In the case of Nigeria, many people buy apartments or houses not to use them immediately, but just for investment, expecting high capital gains. The lion’s share of bank credits going to the non tradable sectors, such as the construction sector and housing, has partly contributed to the poor economic situation.The high interest rates in the country would only be suitable for activities with a potentially high return on investment. Such an expectation would be fulfilled by the real estate sectors in general. How can such negative prospects be improved? A deep and detailed economic analysis should be conducted before an appropriate economic policy is implemented to ensure that the new policies would be able to make a positive impact on the real sector.A policy or a policy package that is not based on analysis of the real sector, but just derived from another economic setting, will be doomed to failure.The role of an efficient price formation for all products, accompanied by an appropriate tax system, should be emphasised so that there will be no economic rent component in the prices of any products leading to misallocation of resources. The land component in housing and construction activities in general are usually susceptible to malpractice.

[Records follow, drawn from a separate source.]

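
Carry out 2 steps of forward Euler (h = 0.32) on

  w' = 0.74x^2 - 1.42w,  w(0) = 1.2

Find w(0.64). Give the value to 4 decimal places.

0.3815

Euler: w_{n+1} = w_n + h·f(x_n, w_n).
x=0.000000, w=1.200000: f=-1.704000 → w ← 1.200000 + 0.32·(-1.704000) = 0.654720
x=0.320000, w=0.654720: f=-0.853926 → w ← 0.654720 + 0.32·(-0.853926) = 0.381464
w(0.64) ≈ 0.3815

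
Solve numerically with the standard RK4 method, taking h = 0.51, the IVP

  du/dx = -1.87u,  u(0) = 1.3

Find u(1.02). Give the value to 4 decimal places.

RK4: k1 = f(x_n, u_n); k2 = f(x_n + h/2, u_n + (h/2)·k1); k3 = f(x_n + h/2, u_n + (h/2)·k2); k4 = f(x_n + h, u_n + h·k3); u_{n+1} = u_n + (h/6)·(k1 + 2k2 + 2k3 + k4).
x=0.000000, u=1.300000:
  k1 = f(0.000000, 1.300000) = -2.431000
  k2 = f(0.255000, 0.680095) = -1.271778
  k3 = f(0.255000, 0.975697) = -1.824553
  k4 = f(0.510000, 0.369478) = -0.690924
  u ← 1.300000 + (0.51/6)·(k1 + 2k2 + 2k3 + k4) = 0.508260
x=0.510000, u=0.508260:
  k1 = f(0.510000, 0.508260) = -0.950447
  k2 = f(0.765000, 0.265896) = -0.497226
  k3 = f(0.765000, 0.381468) = -0.713344
  k4 = f(1.020000, 0.144455) = -0.270130
  u ← 0.508260 + (0.51/6)·(k1 + 2k2 + 2k3 + k4) = 0.198714
u(1.02) ≈ 0.1987

0.1987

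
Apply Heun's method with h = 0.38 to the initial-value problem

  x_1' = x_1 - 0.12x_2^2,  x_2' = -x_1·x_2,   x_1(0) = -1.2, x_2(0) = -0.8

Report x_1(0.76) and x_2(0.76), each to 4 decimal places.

-2.7811, -2.9255

Heun on (x_1,x_2): k1 = f(t_n, state_n); k2 = f(t_n + h, state_n + h·k1); state_{n+1} = state_n + (h/2)·(k1 + k2).
0.000000: (-1.200000, -0.800000)
  k1 = (-1.276800, -0.960000)
  predictor → (-1.685184, -1.164800)
  k2 = (-1.847995, -1.962902)
  → (-1.793711, -1.355351)
0.380000: (-1.793711, -1.355351)
  k1 = (-2.014148, -2.431109)
  predictor → (-2.559087, -2.279173)
  k2 = (-3.182443, -5.832603)
  → (-2.781063, -2.925457)
(x_1(0.76), x_2(0.76)) ≈ (-2.7811, -2.9255)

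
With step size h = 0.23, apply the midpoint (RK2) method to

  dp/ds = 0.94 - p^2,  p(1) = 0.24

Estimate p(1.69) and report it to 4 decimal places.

0.7024

Midpoint: k1 = f(s_n, p_n); k2 = f(s_n + h/2, p_n + (h/2)·k1); p_{n+1} = p_n + h·k2.
s=1.000000, p=0.240000:
  k1 = f(1.000000, 0.240000) = 0.882400
  k2 = f(1.115000, 0.341476) = 0.823394
  p ← 0.240000 + 0.23·0.823394 = 0.429381
s=1.230000, p=0.429381:
  k1 = f(1.230000, 0.429381) = 0.755632
  k2 = f(1.345000, 0.516278) = 0.673457
  p ← 0.429381 + 0.23·0.673457 = 0.584276
s=1.460000, p=0.584276:
  k1 = f(1.460000, 0.584276) = 0.598622
  k2 = f(1.575000, 0.653117) = 0.513438
  p ← 0.584276 + 0.23·0.513438 = 0.702366
p(1.69) ≈ 0.7024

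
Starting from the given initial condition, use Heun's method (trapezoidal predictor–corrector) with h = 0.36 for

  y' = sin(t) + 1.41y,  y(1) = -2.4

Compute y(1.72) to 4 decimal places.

-5.3219

Heun: k1 = f(t_n, y_n); k2 = f(t_n + h, y_n + h·k1); y_{n+1} = y_n + (h/2)·(k1 + k2).
t=1.000000, y=-2.400000:
  k1 = f(1.000000, -2.400000) = -2.542529
  k2 = f(1.360000, -3.315310) = -3.696723
  y ← -2.400000 + (0.36/2)·(-2.542529 + (-3.696723)) = -3.523065
t=1.360000, y=-3.523065:
  k1 = f(1.360000, -3.523065) = -3.989658
  k2 = f(1.720000, -4.959342) = -6.003783
  y ← -3.523065 + (0.36/2)·(-3.989658 + (-6.003783)) = -5.321885
y(1.72) ≈ -5.3219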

A low capital gains tax in real estate will boost the potential profits in that subsector, raising its attractiveness to investors.Nigerian economy experts have for advocated a lower capital gains tax on real estate. However, from economic point of view, this is distortive, because there will be a reallocation of funds from other sectors to this sector, lowering the potential growth in the Nigerian economy. Why do i say so?Its clear that the majority of the cost component of real estate is just land.Hence the lack of attention by the policy packages to the internal structure of activities that would be influenced by the intended regulations could be a source of their ineffectiveness. Without knowing exactly what is inside the activities to be regulated and the interaction between the activities, the Buhari’s government regulations could be doomed to fail.